Jeffrey must be twenty now. From the opposite side of King Street Abigail watched them. Rebecca had written to her that the young man had begun at Harvard. Taller than his father, he favored the first Mrs. Malvern’s pale beauty, especially when he threw back his head and laughed at one of the maid’s flirtatious sallies. Mistress Tamar Malvern tapped her brother sharply on the sleeve with her fan, but laughed as well. From a sharp-faced little vixen of eleven when her father had married Rebecca, she had grown into a lovely peaches-and-cream brunette, with the air of a girl who is quite aware that men swoon at her feet. Neither gave the manservant so much as a glance as he opened the carriage door for them. The servant stepped back sharply to avoid being splashed as the carriage pulled away.

“Mrs. Adams.” He saw her across the street and smiled, teeth very white in a fine-boned ebony face. His name, Abigail recalled, was Scipio; he’d greet her with his sunny smile at the Brattle Street Meeting, if he was sure his master wasn’t looking. Sure enough, he glanced back at the house as if to make sure he was unobserved before crossing to her. “Are you well, m’am? And Mrs. Malvern: Is all well with her?”

“No,” said Abigail softly. “I am sorry to say a shocking thing has happened, and I was coming now, to let your master know of it. As far as I know she’s all right,” she added, seeing how the man’s eyes widened with alarm. “It wouldn’t be right to tell you details before I’ve spoken to him—”

“No, of course not.” He collected himself quickly, hastened ahead of her, to open the house door. “I’ll let him know you’re here.”

No fire burned in the grate of the book-room where he left her, though there were Turkey carpets on the brick floor. Charles Malvern was not a man to heat rooms when they were not in use. A portrait of the Fair Althea hung on the wall, very like Jeffrey but with kindliness rather than wit in her smile.
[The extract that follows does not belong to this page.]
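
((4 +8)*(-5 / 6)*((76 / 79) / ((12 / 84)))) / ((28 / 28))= -5320 / 79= -67.34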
Beside it hung a painting of Tamar, done recently, where once Rebecca’s pen-sketch of little Nathan had been displayed: the child whose birth had cost his mother her life. Abigail remembered that Nathan had been fascinated with it, had sat, too, looking up at the likeness of the mother he had never seen. The sketch was gone. Abigail wondered whether Malvern had disposed of it when Rebecca had left, or after the boy had died.